St. Lucia Village

The village of St. Lucia is nestled between the Indian Ocean and the St. Lucia Estuary. It is the only private village that is surrounded by a Natural World Heritage Site. This unique village provides the visitor with flexibility, comfort and freedom to come and go with ease.

The village has two well-stocked supermarkets, a dozen restaurants, two fuel stations, several fishing tackle shops, a hairdresser, a variety of curio shops and sellers, a popular fruit and craft market, a post office and even a library, amongst other services.

Accommodation facilities can cater for up to 4 500 guests and campsites for up to 2 500 campers. When visiting this area you have a choice of full board, self-catering, rustic accommodation
or private camp-sites.

For more information see adverts or contact the St. Lucia Hlanganani Tourism Association on +27 (0)35 590 1247.


The History of St. Lucia

St. Lucia was first named in 1554 - “Rio de Areias de Ouro” (River of the sands of gold) by the survivors of the Portuguese ship Saint Benedict. At this stage the Tugela river mouth was known as St. Lucia. Later, in 1575, the Tugela river was properly named Tugela and St. Lucia received its current name.
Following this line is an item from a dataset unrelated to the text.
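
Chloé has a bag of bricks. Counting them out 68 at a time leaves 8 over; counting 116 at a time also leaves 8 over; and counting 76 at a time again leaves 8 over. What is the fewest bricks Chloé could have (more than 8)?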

The next naming phase took place in 1822 when a British survey expedition visited the area. Lieutenant Vidal was the captain of this ship - the H.M.S. Leven. Cape Vidal was then named, as well as Leven Point. Later Mission Rocks was named in 1888, when a Catholic Mission was established on the Eastern Shores, approximately 10km north of the St. Lucia mouth.

The 19th Century saw extensive hunting for ivory, rhino horn and hippo. Fortunately, the ecological significance of the wildlife and fish resources were recognised and protected by declaring this area a Nature Reserve on 27th April 1897. This reserve included the Lake and some of the surrounding land. The original reserve of 36 826ha is considered the oldest permanently declared reserve in Africa.

In May 2007 the new name for the Greater St Lucia Wetland Park was announced as being iSimangaliso Wetland Park. The new name, meaning "Miracle" will be effective from the 1st of November 2007.


The Origin of St. Lucia

The Western Shores of Lake St. Lucia are rich in ancient marine fossils. Reports indicate that this area started forming during the Cretaceous (Chalk period), approximately 140 million years ago. There where two phases - the most recent formations were caused by dropping sea levels starting a mere two million years ago to create the largest estuarine lake in the World.

The present eco-system has been sculptured through a series of wet and dry periods, rising and falling sea levels, river erosion and wind. Other meteorological events that maintain the Estuary Lake are mega-floods which flush out sediments. The most recent of these was caused by Cyclone Demoina when over 600mm of rain was recorded in a 36 hour period.

A general overview of the Greater St. Lucia system can be reasonably described in five recognised ecosystems, collectively forming the Greater St. Lucia Wetlands Park:

  1. To the east is the Marine System. Here the Park has 280km of Indian Ocean coastline and adjacent marine eco-system.
  2. Inland is an area known as the Eastern Shores. This area that lies east of Lake St. Lucia consists of grassy plains, wetland and ancient coastal dune forests which grow on the World famous Sand Dunes, which extend the full length of the reserve. The dunes form a natural barrier between the lake, rivers and the Indian Ocean and are covered by climax forest.
  3. Lake St. Lucia is the largest Estuarine system in the world.
    This extensive 85km lake is an average depth of 1 metre and home to thousands of crocodiles, hippo, birds, fish and other life forms.
  4. Situated on the northern end of Lake St. Lucia are the Mkuze swamps - an expansive papyrus wetland.
  5. West of the Lake lies the driest area - the Western Shores - composed of savannah and thornveld.